Saw this shared on cyclist.ie and Dublin Cycling Campaign's FB page. It's a lot more imaginative re cycling than anything in our Draft National Mitigation Plan, published on 15th March . Of course the lead in is 20+ years so easy to make promises. Some of the comments are funny though especially the one that building more roads is the solution to congestion! Lots of anxiety re how older people will manage, someone should tell them re ebikes
Irish Times letters today, from 1) Brian O'Brien in Kinsale, 2) Michael A Carroll of Mount Merrion and 3) Leslie Lawless of Dublin 4
Also a lovely piece by Laura Laker in the Guardian about why we cycle:
For those of you playing Helmet Debate Bingo, you can cross off "Let me propose an experiment; hit yourself in the head".
It occurred to me this morning while looking over the threads since the AGSI proposal is that the only thing I find stressful about cycling is thinking about how it's going to be ruined by people with authoritarian tendencies and simplistic arguments.
That was a two for one. You get to tick off "I'm a medical professional so my opinion is more important".
Interesting that Michael Carroll links in helmets/hi-vis and praying to his guardian angle - equal degrees of proven effectiveness for all three.
I jumped to the conclusion he was claiming to be a "medical professional" too, until I read further, hopefully nobody apparently that stupid is taking care of people.
I have talked to many intelligent people who might say similar to him -BUT -they have certainly not been aware of the "perennial debate about the pros and cons of cycling helmets", most are ignorant about it, and so it is fair enough that they think it is all "pro". This guy sounds like he should be well aware of the "cons", but then talks like he is totally unaware. So maybe "intensive-care specialist" simply means he has spent a lot of time in intensive care, perhaps after carrying out his brick experiment one too many times on himself.

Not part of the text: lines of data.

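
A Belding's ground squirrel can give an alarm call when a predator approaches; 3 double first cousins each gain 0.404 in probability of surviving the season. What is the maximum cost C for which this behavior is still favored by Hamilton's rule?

0.303

r to a double first cousin = 1/4 (double first cousins share both grandparent pairs — four paths of length 4: r = 4·(1/2)^4 = 1/4).
Hamilton's rule: n·r·B > C, so the trait is favored while C < n·r·B = 3·0.25·0.404 = 0.303.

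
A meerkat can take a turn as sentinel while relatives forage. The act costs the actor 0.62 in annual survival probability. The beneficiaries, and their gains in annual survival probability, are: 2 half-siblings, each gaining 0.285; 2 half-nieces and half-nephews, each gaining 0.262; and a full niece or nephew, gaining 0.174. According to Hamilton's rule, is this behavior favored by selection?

Hamilton's rule: the trait is favored when the sum of r·B over every recipient exceeds the actor's cost C.
r to a half-sibling = 0.25 (half-sibs share one parent — one path of length 2: r = (1/2)^2 = 1/4).
r to a half-niece or half-nephew = 0.125 (half-aunt/uncle↔niece/nephew: one path of length 3: r = (1/2)^3 = 1/8).
r to a full niece or nephew = 0.25 (full aunt/uncle↔niece/nephew: two paths of length 3 through the shared grandparent pair: r = 2·(1/2)^3 = 1/4).
Summing one r·B term per recipient: 2·0.25·0.285 + 2·0.125·0.262 + 1·0.25·0.174 = 0.2515.
0.2515 < 0.62: the indirect benefit is less than the cost.

No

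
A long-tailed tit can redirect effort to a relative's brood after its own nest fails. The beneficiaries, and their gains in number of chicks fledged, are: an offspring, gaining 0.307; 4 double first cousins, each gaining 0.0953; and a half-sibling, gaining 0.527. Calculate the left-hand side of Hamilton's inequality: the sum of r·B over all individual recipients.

r to an offspring = 0.5 (one parent–offspring link: r = (1/2)^1 = 1/2).
r to a double first cousin = 0.25 (double first cousins share both grandparent pairs — four paths of length 4: r = 4·(1/2)^4 = 1/4).
r to a half-sibling = 0.25 (half-sibs share one parent — one path of length 2: r = (1/2)^2 = 1/4).
Summing one r·B term per recipient: 1·0.5·0.307 + 4·0.25·0.0953 + 1·0.25·0.527 = 0.38055.

0.38055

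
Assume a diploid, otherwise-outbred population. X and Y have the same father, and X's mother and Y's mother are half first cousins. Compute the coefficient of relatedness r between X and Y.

Relatedness sums over independent paths through distinct common ancestors.
X and Y are related in two ways: half-sibs through their shared father (r = 1/4) and half second cousins through their mothers (r = 1/64).
r = 1/4 + 1/64 = 17/64 = 0.265625.

0.265625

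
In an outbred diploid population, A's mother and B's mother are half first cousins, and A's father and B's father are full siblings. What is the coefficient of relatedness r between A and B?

With two independent routes of shared ancestry, r is the sum of the two contributions.
A and B are related in two ways: half second cousins through their mothers (r = 1/64) and first cousins through their fathers (r = 1/8).
r = 1/64 + 1/8 = 0.140625.

0.140625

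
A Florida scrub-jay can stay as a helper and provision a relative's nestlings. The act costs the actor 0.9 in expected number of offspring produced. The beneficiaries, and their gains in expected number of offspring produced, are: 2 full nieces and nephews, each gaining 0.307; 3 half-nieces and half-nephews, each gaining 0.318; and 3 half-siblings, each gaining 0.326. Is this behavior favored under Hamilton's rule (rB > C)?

Hamilton's rule: the trait is favored when the sum of r·B over every recipient exceeds the actor's cost C.
r to a full niece or nephew = 0.25 (full aunt/uncle↔niece/nephew: two paths of length 3 through the shared grandparent pair: r = 2·(1/2)^3 = 1/4).
r to a half-niece or half-nephew = 1/8 (half-aunt/uncle↔niece/nephew: one path of length 3: r = (1/2)^3 = 1/8).
r to a half-sibling = 0.25 (half-sibs share one parent — one path of length 2: r = (1/2)^2 = 1/4).
Summing one r·B term per recipient: 2·0.25·0.307 + 3·0.125·0.318 + 3·0.25·0.326 = 0.51725.
0.51725 < 0.9: the indirect benefit is less than the cost.

No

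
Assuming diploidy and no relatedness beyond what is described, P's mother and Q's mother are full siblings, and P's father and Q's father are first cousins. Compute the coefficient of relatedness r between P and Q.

Wright's path rule: contributions from independent ancestry routes add.
P and Q are related in two ways: first cousins through their mothers (r = 1/8) and second cousins through their fathers (r = 1/32).
r = 1/8 + 1/32 = 5/32 = 0.15625.

0.15625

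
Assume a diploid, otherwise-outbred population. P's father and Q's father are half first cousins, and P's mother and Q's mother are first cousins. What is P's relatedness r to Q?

Independent pedigree routes through distinct common ancestors add.
P and Q are related in two ways: half second cousins through their fathers (r = 1/64) and second cousins through their mothers (r = 1/32).
r = 1/64 + 1/32 = 0.046875.

0.046875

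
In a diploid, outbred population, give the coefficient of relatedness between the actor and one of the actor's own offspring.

0.5

Each parent–offspring link contributes a factor of 1/2, and independent paths through distinct common ancestors add.
One parent–offspring link: r = (1/2)^1 = 1/2.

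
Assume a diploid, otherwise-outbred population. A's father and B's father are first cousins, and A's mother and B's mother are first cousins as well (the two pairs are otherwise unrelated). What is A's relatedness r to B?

0.0625

Independent pedigree routes through distinct common ancestors add.
A and B are related in two ways: second cousins through their fathers (r = 1/32) and second cousins through their mothers (r = 1/32).
r = 1/32 + 1/32 = 0.0625.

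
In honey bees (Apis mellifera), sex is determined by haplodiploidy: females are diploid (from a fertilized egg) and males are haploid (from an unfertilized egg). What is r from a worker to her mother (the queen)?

0.5

One meiotic link between diploid queen and diploid daughter: r = 1/2.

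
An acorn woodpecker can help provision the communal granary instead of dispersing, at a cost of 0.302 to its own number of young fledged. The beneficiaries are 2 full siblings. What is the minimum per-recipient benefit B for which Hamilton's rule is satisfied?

r to a full sibling = 1/2 (full sibs share both parents — two paths of length 2: r = 2·(1/2)^2 = 1/2).
Hamilton's rule with n recipients of equal r: n·r·B > C, so B > C/(n·r) = 0.302/(2·0.5) = 0.302.

0.302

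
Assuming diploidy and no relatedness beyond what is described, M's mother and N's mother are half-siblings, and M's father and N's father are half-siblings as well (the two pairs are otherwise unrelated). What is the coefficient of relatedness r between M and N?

0.125

Wright's path rule: contributions from independent ancestry routes add.
M and N are related in two ways: half first cousins through their mothers (r = 1/16) and half first cousins through their fathers (r = 1/16).
r = 1/16 + 1/16 = 1/8 = 0.125.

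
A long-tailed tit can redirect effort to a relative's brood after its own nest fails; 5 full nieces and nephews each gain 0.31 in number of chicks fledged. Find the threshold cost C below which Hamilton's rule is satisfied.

0.3875

r to a full niece or nephew = 1/4 (full aunt/uncle↔niece/nephew: two paths of length 3 through the shared grandparent pair: r = 2·(1/2)^3 = 1/4).
Hamilton's rule: n·r·B > C, so the trait is favored while C < n·r·B = 5·0.25·0.31 = 0.3875.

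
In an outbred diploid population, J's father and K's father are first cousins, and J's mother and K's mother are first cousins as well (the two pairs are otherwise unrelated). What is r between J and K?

0.0625

With two independent routes of shared ancestry, r is the sum of the two contributions.
J and K are related in two ways: second cousins through their fathers (r = 1/32) and second cousins through their mothers (r = 1/32).
r = 1/32 + 1/32 = 0.0625.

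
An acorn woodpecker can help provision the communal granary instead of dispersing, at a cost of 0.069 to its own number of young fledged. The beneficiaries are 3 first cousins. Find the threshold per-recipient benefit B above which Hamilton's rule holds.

r to a first cousin = 1/8 (first cousins share one grandparent pair — two paths of length 4: r = 2·(1/2)^4 = 1/8).
Hamilton's rule with n recipients of equal r: n·r·B > C, so B > C/(n·r) = 0.069/(3·0.125) = 0.184.

0.184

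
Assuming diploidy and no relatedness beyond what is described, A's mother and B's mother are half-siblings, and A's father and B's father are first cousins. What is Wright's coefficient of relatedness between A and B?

With two independent routes of shared ancestry, r is the sum of the two contributions.
A and B are related in two ways: half first cousins through their mothers (r = 1/16) and second cousins through their fathers (r = 1/32).
r = 1/16 + 1/32 = 0.09375.

0.09375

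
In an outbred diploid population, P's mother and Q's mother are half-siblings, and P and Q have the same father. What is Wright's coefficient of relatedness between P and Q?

Relatedness sums over independent paths through distinct common ancestors.
P and Q are related in two ways: half first cousins through their mothers (r = 1/16) and half-sibs through their shared father (r = 1/4).
r = 1/16 + 1/4 = 5/16 = 0.3125.

0.3125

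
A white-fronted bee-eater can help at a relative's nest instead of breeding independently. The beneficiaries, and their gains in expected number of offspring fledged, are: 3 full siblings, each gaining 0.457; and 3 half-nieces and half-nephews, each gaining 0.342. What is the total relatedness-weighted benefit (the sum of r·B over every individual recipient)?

0.81375

r to a full sibling = 0.5 (full sibs share both parents — two paths of length 2: r = 2·(1/2)^2 = 1/2).
r to a half-niece or half-nephew = 0.125 (half-aunt/uncle↔niece/nephew: one path of length 3: r = (1/2)^3 = 1/8).
Summing one r·B term per recipient: 3·0.5·0.457 + 3·0.125·0.342 = 0.81375.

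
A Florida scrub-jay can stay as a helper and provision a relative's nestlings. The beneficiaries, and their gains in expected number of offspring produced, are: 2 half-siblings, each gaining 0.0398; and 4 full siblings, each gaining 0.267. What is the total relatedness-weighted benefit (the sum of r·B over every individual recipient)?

r to a half-sibling = 1/4 (half-sibs share one parent — one path of length 2: r = (1/2)^2 = 1/4).
r to a full sibling = 0.5 (full sibs share both parents — two paths of length 2: r = 2·(1/2)^2 = 1/2).
Summing one r·B term per recipient: 2·0.25·0.0398 + 4·0.5·0.267 = 0.5539.

0.5539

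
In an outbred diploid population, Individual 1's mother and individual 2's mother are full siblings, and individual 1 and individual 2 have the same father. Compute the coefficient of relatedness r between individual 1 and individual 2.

Relatedness sums over independent paths through distinct common ancestors.
Individual 1 and individual 2 are related in two ways: first cousins through their mothers (r = 1/8) and half-sibs through their shared father (r = 1/4).
r = 1/8 + 1/4 = 3/8 = 0.375.

0.375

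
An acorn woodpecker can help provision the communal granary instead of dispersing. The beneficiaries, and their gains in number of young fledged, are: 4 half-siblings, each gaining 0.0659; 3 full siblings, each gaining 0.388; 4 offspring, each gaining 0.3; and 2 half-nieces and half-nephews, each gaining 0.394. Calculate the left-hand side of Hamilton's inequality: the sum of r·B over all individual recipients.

1.3464

r to a half-sibling = 0.25 (half-sibs share one parent — one path of length 2: r = (1/2)^2 = 1/4).
r to a full sibling = 1/2 (full sibs share both parents — two paths of length 2: r = 2·(1/2)^2 = 1/2).
r to an offspring = 1/2 (one parent–offspring link: r = (1/2)^1 = 1/2).
r to a half-niece or half-nephew = 0.125 (half-aunt/uncle↔niece/nephew: one path of length 3: r = (1/2)^3 = 1/8).
Summing one r·B term per recipient: 4·0.25·0.0659 + 3·0.5·0.388 + 4·0.5·0.3 + 2·0.125·0.394 = 1.3464.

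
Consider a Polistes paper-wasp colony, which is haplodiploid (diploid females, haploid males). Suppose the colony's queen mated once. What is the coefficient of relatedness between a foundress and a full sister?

Haplodiploid full sisters inherit their father's entire haploid genome identically (contributing 1/2) and on average half of their mother's contribution (1/2 · 1/2 = 1/4); r = 1/2 + 1/4 = 3/4.

0.75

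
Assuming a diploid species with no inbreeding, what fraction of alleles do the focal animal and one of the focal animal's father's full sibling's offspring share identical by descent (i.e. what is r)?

Each parent–offspring link contributes a factor of 1/2, and independent paths through distinct common ancestors add.
First cousins share one grandparent pair — two paths of length 4: r = 2·(1/2)^4 = 1/8.

0.125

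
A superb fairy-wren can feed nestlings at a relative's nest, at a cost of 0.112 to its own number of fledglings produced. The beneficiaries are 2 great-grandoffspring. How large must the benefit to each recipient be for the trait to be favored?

0.448

r to a great-grandoffspring = 1/8 (three parent–offspring links: r = (1/2)^3 = 1/8).
Hamilton's rule with n recipients of equal r: n·r·B > C, so B > C/(n·r) = 0.112/(2·0.125) = 0.448.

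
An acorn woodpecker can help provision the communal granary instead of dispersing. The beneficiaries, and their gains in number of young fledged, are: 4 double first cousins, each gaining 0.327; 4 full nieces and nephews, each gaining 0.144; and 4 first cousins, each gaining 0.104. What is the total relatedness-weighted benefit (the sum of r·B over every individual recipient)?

r to a double first cousin = 0.25 (double first cousins share both grandparent pairs — four paths of length 4: r = 4·(1/2)^4 = 1/4).
r to a full niece or nephew = 0.25 (full aunt/uncle↔niece/nephew: two paths of length 3 through the shared grandparent pair: r = 2·(1/2)^3 = 1/4).
r to a first cousin = 1/8 (first cousins share one grandparent pair — two paths of length 4: r = 2·(1/2)^4 = 1/8).
Summing one r·B term per recipient: 4·0.25·0.327 + 4·0.25·0.144 + 4·0.125·0.104 = 0.523.

0.523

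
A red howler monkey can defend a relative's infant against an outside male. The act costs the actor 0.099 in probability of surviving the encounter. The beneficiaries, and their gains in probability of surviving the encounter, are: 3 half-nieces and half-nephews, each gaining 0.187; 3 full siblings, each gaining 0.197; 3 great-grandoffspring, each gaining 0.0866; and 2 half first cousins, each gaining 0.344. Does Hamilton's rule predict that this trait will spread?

Hamilton's rule: the trait is favored when the sum of r·B over every recipient exceeds the actor's cost C.
r to a half-niece or half-nephew = 1/8 (half-aunt/uncle↔niece/nephew: one path of length 3: r = (1/2)^3 = 1/8).
r to a full sibling = 0.5 (full sibs share both parents — two paths of length 2: r = 2·(1/2)^2 = 1/2).
r to a great-grandoffspring = 0.125 (three parent–offspring links: r = (1/2)^3 = 1/8).
r to a half first cousin = 0.0625 (half first cousins share one grandparent — one path of length 4: r = (1/2)^4 = 1/16).
Summing one r·B term per recipient: 3·0.125·0.187 + 3·0.5·0.197 + 3·0.125·0.0866 + 2·0.0625·0.344 = 0.4411.
0.4411 > 0.099: the indirect benefit exceeds the cost.

Yes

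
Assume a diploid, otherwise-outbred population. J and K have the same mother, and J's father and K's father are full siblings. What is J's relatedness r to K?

0.375

Wright's path rule: contributions from independent ancestry routes add.
J and K are related in two ways: half-sibs through their shared mother (r = 1/4) and first cousins through their fathers (r = 1/8).
r = 1/4 + 1/8 = 0.375.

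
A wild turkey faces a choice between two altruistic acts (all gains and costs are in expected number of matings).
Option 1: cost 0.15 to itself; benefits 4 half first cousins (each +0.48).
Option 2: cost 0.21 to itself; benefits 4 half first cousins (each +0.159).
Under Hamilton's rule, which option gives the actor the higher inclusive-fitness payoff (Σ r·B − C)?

Option 1: r to a half first cousin = 0.0625.
Option 1: Σ r·B − C = (4·0.0625·0.48) − 0.15 = -0.03.
Option 2: r to a half first cousin = 0.0625.
Option 2: Σ r·B − C = (4·0.0625·0.159) − 0.21 = -0.17025.
Option 1 has the higher net inclusive-fitness payoff.

Option 1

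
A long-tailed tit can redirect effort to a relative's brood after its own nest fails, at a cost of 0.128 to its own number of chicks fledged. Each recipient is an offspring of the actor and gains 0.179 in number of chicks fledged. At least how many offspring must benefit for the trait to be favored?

2

r to an offspring = 1/2 (one parent–offspring link: r = (1/2)^1 = 1/2).
Hamilton's rule: n·r·B > C  ⇒  n > C/(r·B) = 0.128/(0.5·0.179) = 1.43.
The smallest integer exceeding 1.43 is 2.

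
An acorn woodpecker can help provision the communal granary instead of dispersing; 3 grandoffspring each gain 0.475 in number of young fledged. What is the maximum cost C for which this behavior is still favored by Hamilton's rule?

0.35625

r to a grandoffspring = 1/4 (two parent–offspring links: r = (1/2)^2 = 1/4).
Hamilton's rule: n·r·B > C, so the trait is favored while C < n·r·B = 3·0.25·0.475 = 0.35625.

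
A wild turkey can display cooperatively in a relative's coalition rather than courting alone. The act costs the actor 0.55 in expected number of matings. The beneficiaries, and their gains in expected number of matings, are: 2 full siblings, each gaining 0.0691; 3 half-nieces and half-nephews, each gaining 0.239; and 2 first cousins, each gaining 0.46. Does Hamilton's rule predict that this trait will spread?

Hamilton's rule: the trait is favored when the sum of r·B over every recipient exceeds the actor's cost C.
r to a full sibling = 1/2 (full sibs share both parents — two paths of length 2: r = 2·(1/2)^2 = 1/2).
r to a half-niece or half-nephew = 1/8 (half-aunt/uncle↔niece/nephew: one path of length 3: r = (1/2)^3 = 1/8).
r to a first cousin = 1/8 (first cousins share one grandparent pair — two paths of length 4: r = 2·(1/2)^4 = 1/8).
Summing one r·B term per recipient: 2·0.5·0.0691 + 3·0.125·0.239 + 2·0.125·0.46 = 0.273725.
0.273725 < 0.55: the indirect benefit is less than the cost.

No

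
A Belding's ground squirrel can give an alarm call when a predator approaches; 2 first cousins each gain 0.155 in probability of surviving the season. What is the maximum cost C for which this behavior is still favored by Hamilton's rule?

0.03875

r to a first cousin = 0.125 (first cousins share one grandparent pair — two paths of length 4: r = 2·(1/2)^4 = 1/8).
Hamilton's rule: n·r·B > C, so the trait is favored while C < n·r·B = 2·0.125·0.155 = 0.03875.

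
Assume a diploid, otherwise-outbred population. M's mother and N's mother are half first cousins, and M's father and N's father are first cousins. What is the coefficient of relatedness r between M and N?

0.046875

Wright's path rule: contributions from independent ancestry routes add.
M and N are related in two ways: half second cousins through their mothers (r = 1/64) and second cousins through their fathers (r = 1/32).
r = 1/64 + 1/32 = 3/64 = 0.046875.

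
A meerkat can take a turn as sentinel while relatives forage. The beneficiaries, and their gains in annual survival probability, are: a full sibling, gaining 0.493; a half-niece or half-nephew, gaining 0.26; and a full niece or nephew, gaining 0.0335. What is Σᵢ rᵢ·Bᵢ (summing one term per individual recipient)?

0.287375

r to a full sibling = 0.5 (full sibs share both parents — two paths of length 2: r = 2·(1/2)^2 = 1/2).
r to a half-niece or half-nephew = 1/8 (half-aunt/uncle↔niece/nephew: one path of length 3: r = (1/2)^3 = 1/8).
r to a full niece or nephew = 0.25 (full aunt/uncle↔niece/nephew: two paths of length 3 through the shared grandparent pair: r = 2·(1/2)^3 = 1/4).
Summing one r·B term per recipient: 1·0.5·0.493 + 1·0.125·0.26 + 1·0.25·0.0335 = 0.287375.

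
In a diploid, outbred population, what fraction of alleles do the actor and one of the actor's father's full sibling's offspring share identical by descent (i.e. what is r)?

Each parent–offspring link contributes a factor of 1/2, and independent paths through distinct common ancestors add.
First cousins share one grandparent pair — two paths of length 4: r = 2·(1/2)^4 = 1/8.

0.125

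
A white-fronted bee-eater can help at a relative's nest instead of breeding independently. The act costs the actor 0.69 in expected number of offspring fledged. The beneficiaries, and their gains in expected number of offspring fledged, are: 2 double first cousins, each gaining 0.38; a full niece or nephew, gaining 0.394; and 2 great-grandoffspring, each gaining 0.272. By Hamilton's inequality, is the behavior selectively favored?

No

Hamilton's rule: the trait is favored when the sum of r·B over every recipient exceeds the actor's cost C.
r to a double first cousin = 1/4 (double first cousins share both grandparent pairs — four paths of length 4: r = 4·(1/2)^4 = 1/4).
r to a full niece or nephew = 1/4 (full aunt/uncle↔niece/nephew: two paths of length 3 through the shared grandparent pair: r = 2·(1/2)^3 = 1/4).
r to a great-grandoffspring = 0.125 (three parent–offspring links: r = (1/2)^3 = 1/8).
Summing one r·B term per recipient: 2·0.25·0.38 + 1·0.25·0.394 + 2·0.125·0.272 = 0.3565.
0.3565 < 0.69: the indirect benefit is less than the cost.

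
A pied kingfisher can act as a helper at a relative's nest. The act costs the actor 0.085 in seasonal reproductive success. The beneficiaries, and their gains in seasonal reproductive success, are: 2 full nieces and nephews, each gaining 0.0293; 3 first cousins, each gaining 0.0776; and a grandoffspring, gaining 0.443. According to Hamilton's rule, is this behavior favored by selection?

Hamilton's rule: the trait is favored when the sum of r·B over every recipient exceeds the actor's cost C.
r to a full niece or nephew = 1/4 (full aunt/uncle↔niece/nephew: two paths of length 3 through the shared grandparent pair: r = 2·(1/2)^3 = 1/4).
r to a first cousin = 0.125 (first cousins share one grandparent pair — two paths of length 4: r = 2·(1/2)^4 = 1/8).
r to a grandoffspring = 0.25 (two parent–offspring links: r = (1/2)^2 = 1/4).
Summing one r·B term per recipient: 2·0.25·0.0293 + 3·0.125·0.0776 + 1·0.25·0.443 = 0.1545.
0.1545 > 0.085: the indirect benefit exceeds the cost.

Yes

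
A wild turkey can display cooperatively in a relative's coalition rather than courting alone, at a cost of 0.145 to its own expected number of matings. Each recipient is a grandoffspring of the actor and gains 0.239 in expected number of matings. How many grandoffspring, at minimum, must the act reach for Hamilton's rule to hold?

3

r to a grandoffspring = 1/4 (two parent–offspring links: r = (1/2)^2 = 1/4).
Hamilton's rule: n·r·B > C  ⇒  n > C/(r·B) = 0.145/(0.25·0.239) = 2.427.
The smallest integer exceeding 2.427 is 3.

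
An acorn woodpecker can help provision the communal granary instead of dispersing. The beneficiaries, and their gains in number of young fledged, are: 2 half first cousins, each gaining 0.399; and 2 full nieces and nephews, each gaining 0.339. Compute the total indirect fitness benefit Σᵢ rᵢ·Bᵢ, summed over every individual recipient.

0.219375

r to a half first cousin = 1/16 (half first cousins share one grandparent — one path of length 4: r = (1/2)^4 = 1/16).
r to a full niece or nephew = 0.25 (full aunt/uncle↔niece/nephew: two paths of length 3 through the shared grandparent pair: r = 2·(1/2)^3 = 1/4).
Summing one r·B term per recipient: 2·0.0625·0.399 + 2·0.25·0.339 = 0.219375.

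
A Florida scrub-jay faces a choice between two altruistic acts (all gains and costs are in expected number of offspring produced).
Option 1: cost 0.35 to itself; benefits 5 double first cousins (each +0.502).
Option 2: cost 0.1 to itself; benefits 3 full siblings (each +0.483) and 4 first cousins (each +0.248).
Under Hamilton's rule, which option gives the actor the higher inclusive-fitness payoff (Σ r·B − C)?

Option 1: r to a double first cousin = 0.25.
Option 1: Σ r·B − C = (5·0.25·0.502) − 0.35 = 0.2775.
Option 2: r to a full sibling = 0.5.
Option 2: r to a first cousin = 0.125.
Option 2: Σ r·B − C = (3·0.5·0.483 + 4·0.125·0.248) − 0.1 = 0.7485.
Option 2 has the higher net inclusive-fitness payoff.

Option 2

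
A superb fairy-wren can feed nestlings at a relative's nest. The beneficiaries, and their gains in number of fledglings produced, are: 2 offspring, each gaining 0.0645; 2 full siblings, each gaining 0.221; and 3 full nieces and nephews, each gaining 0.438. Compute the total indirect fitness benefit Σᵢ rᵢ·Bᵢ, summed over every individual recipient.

r to an offspring = 0.5 (one parent–offspring link: r = (1/2)^1 = 1/2).
r to a full sibling = 0.5 (full sibs share both parents — two paths of length 2: r = 2·(1/2)^2 = 1/2).
r to a full niece or nephew = 0.25 (full aunt/uncle↔niece/nephew: two paths of length 3 through the shared grandparent pair: r = 2·(1/2)^3 = 1/4).
Summing one r·B term per recipient: 2·0.5·0.0645 + 2·0.5·0.221 + 3·0.25·0.438 = 0.614.

0.614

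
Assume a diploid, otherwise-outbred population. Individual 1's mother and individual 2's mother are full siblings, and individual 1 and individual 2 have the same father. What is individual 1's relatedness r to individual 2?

0.375

Wright's path rule: contributions from independent ancestry routes add.
Individual 1 and individual 2 are related in two ways: first cousins through their mothers (r = 1/8) and half-sibs through their shared father (r = 1/4).
r = 1/8 + 1/4 = 0.375.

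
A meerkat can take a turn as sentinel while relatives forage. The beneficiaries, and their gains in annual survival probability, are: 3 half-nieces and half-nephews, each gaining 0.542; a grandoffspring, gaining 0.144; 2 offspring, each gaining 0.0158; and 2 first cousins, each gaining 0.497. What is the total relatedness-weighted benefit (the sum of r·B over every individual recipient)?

r to a half-niece or half-nephew = 0.125 (half-aunt/uncle↔niece/nephew: one path of length 3: r = (1/2)^3 = 1/8).
r to a grandoffspring = 1/4 (two parent–offspring links: r = (1/2)^2 = 1/4).
r to an offspring = 1/2 (one parent–offspring link: r = (1/2)^1 = 1/2).
r to a first cousin = 1/8 (first cousins share one grandparent pair — two paths of length 4: r = 2·(1/2)^4 = 1/8).
Summing one r·B term per recipient: 3·0.125·0.542 + 1·0.25·0.144 + 2·0.5·0.0158 + 2·0.125·0.497 = 0.3793.

0.3793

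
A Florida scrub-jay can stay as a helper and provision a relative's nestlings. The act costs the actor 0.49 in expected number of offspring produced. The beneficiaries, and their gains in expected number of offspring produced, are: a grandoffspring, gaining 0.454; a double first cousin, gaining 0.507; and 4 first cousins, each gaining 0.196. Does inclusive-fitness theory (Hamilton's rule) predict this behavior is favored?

No

Hamilton's rule: the trait is favored when the sum of r·B over every recipient exceeds the actor's cost C.
r to a grandoffspring = 0.25 (two parent–offspring links: r = (1/2)^2 = 1/4).
r to a double first cousin = 0.25 (double first cousins share both grandparent pairs — four paths of length 4: r = 4·(1/2)^4 = 1/4).
r to a first cousin = 1/8 (first cousins share one grandparent pair — two paths of length 4: r = 2·(1/2)^4 = 1/8).
Summing one r·B term per recipient: 1·0.25·0.454 + 1·0.25·0.507 + 4·0.125·0.196 = 0.33825.
0.33825 < 0.49: the indirect benefit is less than the cost.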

there's a simple issue with all these 'i'm a medical professional and i've held the brains of cyclists in my hands' sort of letters - the presumption that the accident has already taken place.
in the limited context of their experience, yes, a helmet is more likely to do good than harm, but they are judging cycling based purely on the - thankfully very rare - moments when things have gone wrong, and in a specific way.
i wouldn't claim to have cycled a tenth as much as some people on this forum, but i can tell you this - my couple of injuries - six stitches in my chin and a bit of glue in my top lip in one accident, a sprained ankle in another - are dwarfed by the pleasure and health benefits i've received from cycling.
(that said, i've heard enough about injuries in actual cycle racing to make me think twice about ever trying it).
Today's batch, from Mark Fox of Shankill and Patricia O'Riordan of Rialto.
...still quite puzzled with the hype on air pollution in Ireland...looking at the following links from the EEA and EPA... Ireland seems to be better than good in the stats/graphs.
Not sure if i'm reading you correctly if you're talking about the emissions reference, but air pollution and emissions aren't the same thing. Air pollution covers particulate matter (e.g. soot/smog), nitrogen dioxide, sulphur dioxide, lead etc... Mainly things that are a short to medium term risk to health rather than the gases that contribute to climate change.